Hot Flashes

I know I have written this here at least once, but to refresh everyone’s memory…our little cabin in the woods was built basically a 1-season cabin.  The only heat available until Tom and I moved here permanently was 1) the fireplace (which for some reason after the awesome stash of firewood under the house was used up no one ever thought to, you know, BUY MORE WOOD) and 2) electric in-wall heaters.

With those two antiquated systems and $800/month to pay the electric bill, you could maybe survive here in spring and fall.

But winter was definitely out.

There is no basement.  No insulation in the walls.  When we started there was a smattering of fiberglass mixed with lots of animal droppings in the attic.

Tom ended up with the plan to put radiant floor heating in so that we can live here year-round.  We looked at inserts for the fireplace and even traditional furnaces, but pumping hot water through tubing was the cheapest, least invasive way we could keep ambient temps above freezing.

(We will, at some point, add a basement.  We will add a bedroom down there and come winter, that will be a prized location because right now?  Our crawlspace?  IS A SAUNA OF AWESOMENESS.  With only reflective sheeting between the tubes and the crawlspace, it is by far the warmest area of the house.)

The radiant floor heating was a great idea.  The fact that Tom figured it out and installed it (all but hooking up the hot water heater to our new natural gas line) was amazing and astonishing and let’s all just agree that me snagging a man like that falls under “Life’s Not Fair” for all the other single ladies out there.  So not worthy.  And yet, here I sit with warm toes writing this blog!

One of the things Tom did in deciding to install it himself was pay for a professional to design our system and provide his expertise to our unique situation.  In paying the professional, we received discount codes to major producers of radiant floor heating items.  That paid for the fee itself.  Let alone the advice.

For example, the professional gave Tom the advice to NOT install tubing in certain areas.


Like underneath your toilet.  Because hot flashes while pooping are categorized as Not.  Cool.IMG_5689.JPG

(The pink stuff on the walls is thermal insulation.  We have that tacked all around our crawlspace with other insulated material to keep our heat, well, ours.  Since there is no insulation in our walls, we put it up in the winter inside the house to make our heating more efficient.)

He also said to plan to not run tubing under your refrigerator.  Tom extended that to the pantry so we can store food and drink with cooking/hot toddying them.



So with this advice in mind and plans in hand, Tom crawled under the house for a few months.  And we survived last winter – the Coldest Winter On Record in these parts – quite nice with an additional wood-burning stove insert into our fireplace and lots of nice wood which is an entirely different post.

This one is long enough, THANKYOUVERYMUCH.
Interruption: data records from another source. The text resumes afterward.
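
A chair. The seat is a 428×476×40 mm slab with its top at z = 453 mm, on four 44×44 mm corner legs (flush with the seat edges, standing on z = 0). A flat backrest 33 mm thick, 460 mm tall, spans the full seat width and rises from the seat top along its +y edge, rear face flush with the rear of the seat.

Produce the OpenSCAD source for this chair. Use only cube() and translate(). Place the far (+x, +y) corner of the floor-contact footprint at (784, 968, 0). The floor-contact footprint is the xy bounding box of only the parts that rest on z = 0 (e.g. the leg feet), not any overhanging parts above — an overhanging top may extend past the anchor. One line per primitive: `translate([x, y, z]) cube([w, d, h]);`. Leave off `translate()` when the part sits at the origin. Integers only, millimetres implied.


// leg_h = 453 - 40 = 413
translate([356, 492, 413]) cube([428, 476, 40]);
translate([356, 492, 0]) cube([44, 44, 413]);
translate([740, 492, 0]) cube([44, 44, 413]);
translate([356, 924, 0]) cube([44, 44, 413]);
translate([740, 924, 0]) cube([44, 44, 413]);
translate([356, 935, 453]) cube([428, 33, 460]);


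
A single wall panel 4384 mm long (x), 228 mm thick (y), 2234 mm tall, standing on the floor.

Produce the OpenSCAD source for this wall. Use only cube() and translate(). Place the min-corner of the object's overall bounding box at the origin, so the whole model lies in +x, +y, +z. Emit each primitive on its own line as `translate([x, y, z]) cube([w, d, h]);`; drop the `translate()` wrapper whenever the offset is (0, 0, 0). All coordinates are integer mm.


cube([4384, 228, 2234]);


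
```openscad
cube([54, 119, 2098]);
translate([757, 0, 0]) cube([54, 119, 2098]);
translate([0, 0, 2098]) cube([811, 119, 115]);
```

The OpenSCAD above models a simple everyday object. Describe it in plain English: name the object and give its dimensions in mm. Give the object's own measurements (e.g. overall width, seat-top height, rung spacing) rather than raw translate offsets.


A door frame. The clear opening is 703 mm wide and 2098 mm high. Two 54 mm wide jambs, 119 mm deep, stand either side of the opening from the floor to the top of the opening. A 115 mm thick head sits across the top of both jambs, spanning the full outside width of the frame.


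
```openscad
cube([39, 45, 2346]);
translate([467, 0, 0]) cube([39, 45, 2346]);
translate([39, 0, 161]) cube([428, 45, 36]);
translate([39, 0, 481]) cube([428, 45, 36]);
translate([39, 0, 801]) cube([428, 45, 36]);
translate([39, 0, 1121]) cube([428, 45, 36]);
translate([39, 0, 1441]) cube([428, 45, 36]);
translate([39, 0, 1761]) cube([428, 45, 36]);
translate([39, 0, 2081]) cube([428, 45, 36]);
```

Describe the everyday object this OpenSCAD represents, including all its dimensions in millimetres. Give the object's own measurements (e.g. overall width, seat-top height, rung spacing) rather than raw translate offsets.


A straight ladder. Two 39×45 mm vertical rails, 2346 mm tall, stand 506 mm apart (outside-to-outside) with their front faces coplanar on the −y side. 7 rungs, each 45 mm deep and 36 mm tall, span between the inner faces of the rails, front faces flush with the rails. The lowest rung's underside is at z = 161 mm and rungs are spaced 320 mm apart (underside to underside).


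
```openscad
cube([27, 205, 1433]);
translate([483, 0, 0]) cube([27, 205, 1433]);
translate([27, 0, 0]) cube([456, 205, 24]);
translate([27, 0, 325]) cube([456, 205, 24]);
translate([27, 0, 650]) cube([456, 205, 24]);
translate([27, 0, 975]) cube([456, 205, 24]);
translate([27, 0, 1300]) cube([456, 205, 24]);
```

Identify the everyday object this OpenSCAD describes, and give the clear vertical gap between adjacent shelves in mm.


A bookshelf. The clear shelf gap is 301 mm.

Two tall side panels with 5 horizontal boards between them — a bookshelf. The first two shelf undersides are at z = 0 and z = 325; with shelf thickness 24, the clear gap is 325 − 0 − 24 = 301 mm.


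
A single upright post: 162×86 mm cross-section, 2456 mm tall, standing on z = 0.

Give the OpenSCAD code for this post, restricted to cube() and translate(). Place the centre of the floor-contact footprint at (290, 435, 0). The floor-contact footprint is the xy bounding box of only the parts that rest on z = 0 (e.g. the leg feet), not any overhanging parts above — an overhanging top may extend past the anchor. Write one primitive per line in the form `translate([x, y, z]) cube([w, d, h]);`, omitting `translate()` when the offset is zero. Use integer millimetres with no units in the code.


translate([209, 392, 0]) cube([162, 86, 2456]);


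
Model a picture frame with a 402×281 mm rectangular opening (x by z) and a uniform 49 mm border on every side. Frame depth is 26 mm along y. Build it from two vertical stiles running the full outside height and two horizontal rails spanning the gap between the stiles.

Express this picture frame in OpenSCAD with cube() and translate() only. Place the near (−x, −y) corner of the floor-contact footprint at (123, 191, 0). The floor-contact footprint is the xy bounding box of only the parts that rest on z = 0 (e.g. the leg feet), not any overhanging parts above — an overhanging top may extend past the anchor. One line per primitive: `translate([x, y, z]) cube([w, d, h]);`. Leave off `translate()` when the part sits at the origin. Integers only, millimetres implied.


translate([123, 191, 0]) cube([49, 26, 379]);
translate([574, 191, 0]) cube([49, 26, 379]);
translate([172, 191, 0]) cube([402, 26, 49]);
translate([172, 191, 330]) cube([402, 26, 49]);


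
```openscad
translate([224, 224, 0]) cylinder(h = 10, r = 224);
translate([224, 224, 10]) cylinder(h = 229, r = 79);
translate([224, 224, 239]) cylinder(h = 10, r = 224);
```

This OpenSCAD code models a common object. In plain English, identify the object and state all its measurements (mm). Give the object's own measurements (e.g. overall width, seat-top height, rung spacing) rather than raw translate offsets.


A spool: two coaxial disc flanges of radius 224 mm and thickness 10 mm, joined by a core cylinder of radius 79 mm and height 229 mm. The lower flange rests on z = 0 and the three cylinders share a vertical axis.


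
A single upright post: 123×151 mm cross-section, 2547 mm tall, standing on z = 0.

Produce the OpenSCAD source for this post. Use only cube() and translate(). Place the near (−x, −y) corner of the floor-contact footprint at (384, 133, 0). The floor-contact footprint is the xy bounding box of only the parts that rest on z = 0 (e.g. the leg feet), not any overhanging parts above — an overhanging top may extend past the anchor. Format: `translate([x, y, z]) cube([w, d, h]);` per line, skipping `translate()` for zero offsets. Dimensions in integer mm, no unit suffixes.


translate([384, 133, 0]) cube([123, 151, 2547]);


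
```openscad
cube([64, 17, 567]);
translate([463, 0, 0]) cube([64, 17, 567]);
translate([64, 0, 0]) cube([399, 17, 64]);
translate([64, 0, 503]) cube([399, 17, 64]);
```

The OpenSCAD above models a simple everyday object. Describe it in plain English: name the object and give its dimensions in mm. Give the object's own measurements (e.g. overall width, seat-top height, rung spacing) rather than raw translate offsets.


A rectangular picture frame lying in the x–z plane (depth along y). The opening is 399 mm wide (x) by 439 mm tall (z), surrounded by a border 64 mm wide on all four sides. The frame is 17 mm deep and is made of two full-height vertical stiles with two horizontal rails fitted between them.


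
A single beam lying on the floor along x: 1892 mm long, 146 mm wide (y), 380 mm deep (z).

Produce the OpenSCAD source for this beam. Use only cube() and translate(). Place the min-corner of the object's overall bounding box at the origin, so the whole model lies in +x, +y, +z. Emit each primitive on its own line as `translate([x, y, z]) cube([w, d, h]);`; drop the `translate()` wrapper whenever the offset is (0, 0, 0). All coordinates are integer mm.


cube([1892, 146, 380]);


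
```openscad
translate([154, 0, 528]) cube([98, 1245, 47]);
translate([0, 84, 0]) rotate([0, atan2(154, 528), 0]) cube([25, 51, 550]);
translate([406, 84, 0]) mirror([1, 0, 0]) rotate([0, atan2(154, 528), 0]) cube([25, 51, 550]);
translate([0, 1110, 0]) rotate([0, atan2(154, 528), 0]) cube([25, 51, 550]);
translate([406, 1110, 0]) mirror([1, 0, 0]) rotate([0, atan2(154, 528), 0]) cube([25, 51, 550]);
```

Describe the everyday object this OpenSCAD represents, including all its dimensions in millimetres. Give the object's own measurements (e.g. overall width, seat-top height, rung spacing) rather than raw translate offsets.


A sawhorse. A 98×1245×47 mm beam (x, y, z) sits on two A-frame leg pairs. Each pair is two raked legs of 25×51 mm section (51 mm along y) splaying symmetrically in x. Each leg rises 528 mm vertically over 154 mm of horizontal reach and is 550 mm long along its own axis. Every leg's outer bottom edge rests on the floor and its outer top edge meets a bottom edge of the beam — the left legs (tilting toward +x) meet the beam's −x bottom edge, the right legs (their mirror images, tilting toward −x) meet its +x bottom edge — so the leg tops tuck under the beam, the beam's underside is 528 mm above the floor, and the feet are 406 mm apart outside-to-outside with the beam centred between them. The two leg pairs are set in 84 mm from either end of the beam.


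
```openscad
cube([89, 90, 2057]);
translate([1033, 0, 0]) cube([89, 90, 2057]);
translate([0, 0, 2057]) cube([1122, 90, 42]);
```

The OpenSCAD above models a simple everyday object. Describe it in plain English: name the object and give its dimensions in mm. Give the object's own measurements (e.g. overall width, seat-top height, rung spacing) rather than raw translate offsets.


A door frame. The clear opening is 944 mm wide and 2057 mm high. Two 89 mm wide jambs, 90 mm deep, stand either side of the opening from the floor to the top of the opening. A 42 mm thick head sits across the top of both jambs, spanning the full outside width of the frame.


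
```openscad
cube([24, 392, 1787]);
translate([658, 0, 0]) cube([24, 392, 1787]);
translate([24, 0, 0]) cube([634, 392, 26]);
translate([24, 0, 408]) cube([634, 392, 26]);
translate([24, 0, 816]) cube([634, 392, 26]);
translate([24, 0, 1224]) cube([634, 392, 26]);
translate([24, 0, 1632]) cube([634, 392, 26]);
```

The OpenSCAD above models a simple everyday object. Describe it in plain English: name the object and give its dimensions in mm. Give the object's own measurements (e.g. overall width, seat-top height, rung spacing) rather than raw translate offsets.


An open bookshelf. Two side panels, each 24 mm thick, 392 mm deep and 1787 mm tall, stand 682 mm apart (outside-to-outside). Between them sit 5 shelves, each 26 mm thick and 392 mm deep, spanning the full gap between the sides. The bottom shelf rests on the floor (its underside at z = 0) and the clear gap between one shelf's top and the next shelf's underside is 382 mm.


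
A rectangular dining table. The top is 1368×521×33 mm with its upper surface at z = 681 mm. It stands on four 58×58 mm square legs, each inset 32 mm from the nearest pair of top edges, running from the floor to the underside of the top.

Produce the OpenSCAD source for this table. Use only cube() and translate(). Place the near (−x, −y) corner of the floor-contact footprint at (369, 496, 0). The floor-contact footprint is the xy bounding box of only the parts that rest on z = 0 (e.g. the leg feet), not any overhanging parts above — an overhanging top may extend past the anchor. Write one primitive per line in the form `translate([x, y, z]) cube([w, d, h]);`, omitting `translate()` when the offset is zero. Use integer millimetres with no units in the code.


translate([337, 464, 648]) cube([1368, 521, 33]);
translate([369, 496, 0]) cube([58, 58, 648]);
translate([1615, 496, 0]) cube([58, 58, 648]);
translate([369, 895, 0]) cube([58, 58, 648]);
translate([1615, 895, 0]) cube([58, 58, 648]);


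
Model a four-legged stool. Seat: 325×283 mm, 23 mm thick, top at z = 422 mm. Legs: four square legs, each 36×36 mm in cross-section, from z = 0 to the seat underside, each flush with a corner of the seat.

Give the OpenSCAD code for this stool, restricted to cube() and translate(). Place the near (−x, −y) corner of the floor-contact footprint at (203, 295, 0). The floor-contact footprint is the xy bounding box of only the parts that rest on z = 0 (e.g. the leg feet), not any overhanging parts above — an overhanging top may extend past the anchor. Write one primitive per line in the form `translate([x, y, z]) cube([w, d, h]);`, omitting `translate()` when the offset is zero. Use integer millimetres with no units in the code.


// leg_h = 422 - 23 = 399
translate([203, 295, 399]) cube([325, 283, 23]);
translate([203, 295, 0]) cube([36, 36, 399]);
translate([492, 295, 0]) cube([36, 36, 399]);
translate([203, 542, 0]) cube([36, 36, 399]);
translate([492, 542, 0]) cube([36, 36, 399]);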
Last winter we learned there were some things the “Radiant Floor Heating Expert” didn’t know.

Like, you don’t want to cook your cat litter boxes unless you REALLY LIKE the smell of cat poop all throughout the house.


That’s the same pink insulation you saw on the walls.  Keeps heat AND poop smells in! What WON’T it do??

But mostly we learned about added benefits.  Such as, having bed ruffles traps heat under beds and when a cat is missing during the winter you have a one and four (four being the current number of beds in the house) chance of knowing exactly where they are.

For the most part, I forget that we have radiant floor heating.  It’s the small things like – why is this box warm?  how did my shoes get dry? – that snap me back from regular life to radiant floor heating life.

And so, today, when I cleaned the cat water fountain (OF COURSE OUR CATS HAVE A WATER FOUNTAIN.  Are you new here?)  (Seriously, we have had urinary tract issues up the wazoo, which I suppose might be translated to urinary tract to some and therefore accurate without this aside BUT IT IS HERE ANYWAY DAMMIT.  If you have peeing issues with your cat, consider a water fountain.  Seriously) when I decided to swish a bit of vinegar in the reservoir to combat mold, and came across a pleasantly…warm..concoction.


Warm wishes this holiday season from the Jessica In Progress household.  Especially under the sink.